Britain’s intensive chicken production has created an ideal environment for pandemic-level disease, according to a new report published by animal welfare charity Open Cages and scientists from the Mayo Clinic and University of Winchester.  The report, called “A British Pandemic: The Cruelty and Danger of Supermarket Chicken,” cites scientific literature to argue that “cheap” chicken is leading to a “catastrophic” pandemic, and that the United Kingdom’s major supermarkets are to blame. A comparison of British supermarkets found that none of the major stores (such as Tesco, Co-op, and Sainsbury’s) have taken steps to address the issue, with the exception of Waitrose and Marks & Spencer, both of which have signed the Better Chicken Commitment to support higher welfare initiatives to be met by 2026. 

“The findings of this report are alarming,” Open Cages CEO Connor Jackson said. “For years we have been trying to work with British supermarkets to address the unacceptable cruelty in their chicken supply chain. But now, with the concerns of leading public health scientists, we cannot escape the fact that it is not only animals who will pay the price for their inaction.”

The report suggests that the fundamental causes of these zoonotic diseases are intensive farming practices such as breeding for rapid growth and overcrowding. Major British retailers like Tesco, Co-op, and Sainsbury’s choose intensive practices to keep prices low.

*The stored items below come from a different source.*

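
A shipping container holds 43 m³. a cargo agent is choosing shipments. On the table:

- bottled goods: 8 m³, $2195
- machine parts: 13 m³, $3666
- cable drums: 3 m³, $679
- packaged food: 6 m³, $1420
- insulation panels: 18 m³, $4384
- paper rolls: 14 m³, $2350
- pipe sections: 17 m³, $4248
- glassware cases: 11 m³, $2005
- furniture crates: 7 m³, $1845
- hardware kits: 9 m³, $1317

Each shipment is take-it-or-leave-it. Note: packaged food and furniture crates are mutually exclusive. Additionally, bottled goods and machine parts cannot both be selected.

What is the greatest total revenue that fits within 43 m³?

By revenue per m³: machine parts 282.00, bottled goods 274.38, furniture crates 263.57, pipe sections 249.88 lead.
Taking bottled goods + insulation panels + pipe sections: 43 m³ used, 10827 in revenue.
Nothing else feasible within 43 m³ beats 10827.

10827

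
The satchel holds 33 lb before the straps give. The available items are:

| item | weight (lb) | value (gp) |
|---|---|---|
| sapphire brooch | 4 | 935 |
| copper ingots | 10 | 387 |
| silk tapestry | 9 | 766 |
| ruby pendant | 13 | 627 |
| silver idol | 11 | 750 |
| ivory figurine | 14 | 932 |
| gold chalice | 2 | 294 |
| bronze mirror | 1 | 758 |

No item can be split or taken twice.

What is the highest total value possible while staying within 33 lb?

Ranking by ratio (value/lb): bronze mirror 758.00, sapphire brooch 233.75, gold chalice 147.00.
Greedy by ratio would take sapphire brooch + silk tapestry + silver idol + gold chalice + bronze mirror: 27 lb used, total 3503.
Replace silver idol with ivory figurine: the trade gains 182 net, giving 3685 at 30 lb.
Next best is sapphire brooch + silver idol + ivory figurine + gold chalice + bronze mirror at 3669 (32 lb) — short by 16.

3685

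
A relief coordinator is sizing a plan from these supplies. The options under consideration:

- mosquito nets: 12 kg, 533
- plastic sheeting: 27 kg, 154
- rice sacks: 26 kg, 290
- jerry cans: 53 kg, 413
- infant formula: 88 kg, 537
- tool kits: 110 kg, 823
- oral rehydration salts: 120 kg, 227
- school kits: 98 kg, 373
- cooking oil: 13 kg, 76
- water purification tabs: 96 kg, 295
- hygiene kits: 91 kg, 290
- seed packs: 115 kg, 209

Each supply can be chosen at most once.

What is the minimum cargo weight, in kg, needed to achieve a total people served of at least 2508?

289

Look for the lowest-cargo combination reaching 2508.
Taking mosquito nets + rice sacks + jerry cans + infant formula + tool kits gives 2596 (≥ 2508) for 289 kg.
Any bundle with less than 289 kg falls short of 2508.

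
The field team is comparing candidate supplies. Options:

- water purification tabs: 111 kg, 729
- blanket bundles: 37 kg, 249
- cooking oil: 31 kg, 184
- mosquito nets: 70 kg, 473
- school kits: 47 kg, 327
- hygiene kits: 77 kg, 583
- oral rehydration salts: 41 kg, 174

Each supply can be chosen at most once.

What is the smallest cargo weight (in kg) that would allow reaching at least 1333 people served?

192

Minimise kg subject to total people served ≥ 1333.
blanket bundles + cooking oil + school kits + hygiene kits reaches 1343 using 192 kg.
Below 192 kg the best achievable stays under 1333.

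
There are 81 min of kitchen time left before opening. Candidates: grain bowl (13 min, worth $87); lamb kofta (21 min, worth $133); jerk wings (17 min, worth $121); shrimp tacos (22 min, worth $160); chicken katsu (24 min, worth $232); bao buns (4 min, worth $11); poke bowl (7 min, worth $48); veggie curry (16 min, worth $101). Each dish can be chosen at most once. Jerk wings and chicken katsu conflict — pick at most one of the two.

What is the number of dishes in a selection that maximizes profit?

4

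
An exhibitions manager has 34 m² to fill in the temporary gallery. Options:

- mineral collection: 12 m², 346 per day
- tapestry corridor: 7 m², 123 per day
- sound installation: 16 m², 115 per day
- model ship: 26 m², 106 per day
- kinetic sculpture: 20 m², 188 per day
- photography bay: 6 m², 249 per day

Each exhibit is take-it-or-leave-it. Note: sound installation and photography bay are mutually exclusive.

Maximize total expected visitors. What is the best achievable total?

718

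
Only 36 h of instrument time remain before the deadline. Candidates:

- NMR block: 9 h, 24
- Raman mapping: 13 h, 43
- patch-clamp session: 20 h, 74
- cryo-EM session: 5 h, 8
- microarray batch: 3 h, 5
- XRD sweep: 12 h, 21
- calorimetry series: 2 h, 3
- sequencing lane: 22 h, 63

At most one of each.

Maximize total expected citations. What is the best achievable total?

122

Best packing: Raman mapping + patch-clamp session + microarray batch — 36 h, 122 total.
No other feasible combination exceeds 122.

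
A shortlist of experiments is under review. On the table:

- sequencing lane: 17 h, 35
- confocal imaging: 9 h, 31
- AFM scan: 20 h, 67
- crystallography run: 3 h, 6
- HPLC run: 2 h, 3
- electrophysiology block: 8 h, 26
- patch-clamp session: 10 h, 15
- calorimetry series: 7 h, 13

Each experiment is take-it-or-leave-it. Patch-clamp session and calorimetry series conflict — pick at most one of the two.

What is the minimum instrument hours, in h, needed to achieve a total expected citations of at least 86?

28

Look for the lowest-instrument combination reaching 86.
AFM scan + electrophysiology block: 93 expected citations at 28 h.
No combination under 28 h hits 86.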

Thousands of people worldwide died from the 2009 Swine Flu (H1N1), a virus traced back to an intensive pig farm. If these diseases develop even higher pathogenicity, like the 2002-3 SARS epidemic, the consequences could be “even more devastating.” With bird flu outbreaks emerging consistently across the UK, all it takes is for one flock virus to gain high transmissibility and for one human to catch it to wreak havoc on the British population. 

“From single use plastics to monkey labor, Supermarkets have shown that they can make responsible progress in the face of new information,” Jackson said. “But with every day that they fail to sign the Better Chicken Commitment, the safety of the British people and the animals under our care remain in danger. Not all retailers will take heed of this report’s warnings, so it will be crucial to see which ones do.”